**Author's Note**: I've updated this commentary to reflect the new Q Ratio data computed from the Z.1 Flow of Funds quarterly update released yesterday.

Here is an overview and summary of the four market valuation indicators I regularly follow:

- The Crestmont Research P/E Ratio (more)
- The cyclical P/E ratio using the trailing 10-year earnings as the divisor (more)
- The Q Ratio — the total price of the market divided by its replacement cost (more)
- The relationship of the S&P Composite to a regression trendline (more)

This post is essentially an overview and summary by way of chart overlays of the four. To facilitate comparisons, I've adjusted the two P/E ratios and Q Ratio to their arithmetic means and the inflation-adjusted S&P Composite to its exponential regression. Thus the percentages on the vertical axis show the over/undervaluation as a percent above mean value, which I'm using as a surrogate for fair value. Based on the latest S&P 500 monthly data, the index is overvalued somewhere in the range of 40% to 49%, depending on the indicator.

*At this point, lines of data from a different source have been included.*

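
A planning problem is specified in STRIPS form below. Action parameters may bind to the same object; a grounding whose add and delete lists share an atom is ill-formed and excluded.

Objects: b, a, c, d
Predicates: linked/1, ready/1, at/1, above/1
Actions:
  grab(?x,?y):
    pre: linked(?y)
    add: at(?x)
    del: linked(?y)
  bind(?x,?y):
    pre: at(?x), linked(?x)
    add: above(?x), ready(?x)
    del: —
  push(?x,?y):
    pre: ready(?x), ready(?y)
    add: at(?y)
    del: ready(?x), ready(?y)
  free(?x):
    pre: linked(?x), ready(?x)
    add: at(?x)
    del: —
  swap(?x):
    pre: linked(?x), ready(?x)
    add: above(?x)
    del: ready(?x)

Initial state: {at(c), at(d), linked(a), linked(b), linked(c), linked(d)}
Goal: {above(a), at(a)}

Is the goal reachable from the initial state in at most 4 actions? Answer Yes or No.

Yes

1. grab(a,b)  →  {at(a), at(c), at(d), linked(a), linked(c), linked(d)}
2. bind(a,b)  →  {above(a), at(a), at(c), at(d), linked(a), linked(c), linked(d), ready(a)}
optimal plan length = 2; 2 ≤ 4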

I've plotted the S&P regression data as an area chart type rather than a line to make the comparisons a bit easier to read. It also reinforces the difference between the line charts — which are simple ratios — and the regression series, which measures the distance from an exponential regression on a log chart.

The chart below differs from the one above in that the two valuation ratios (P/E and Q) are adjusted to their geometric mean rather than their arithmetic mean (which is what most people think of as the "average"). The geometric mean weights the central tendency of a series of numbers, thus calling attention to outliers. In my view, the first chart does a satisfactory job of illustrating these four approaches to market valuation, but I've included the geometric variant as an interesting alternative view for P/E and Q.

As I've frequently pointed out, these indicators aren't useful as short-term signals of market direction. Periods of over- and under-valuation can last for years. But they can play a role in framing longer-term expectations of investment returns. At present they suggest a cautious long-term outlook and guarded expectations.

**Note**: For readers unfamiliar with the S&P Composite index, see this article for some background information.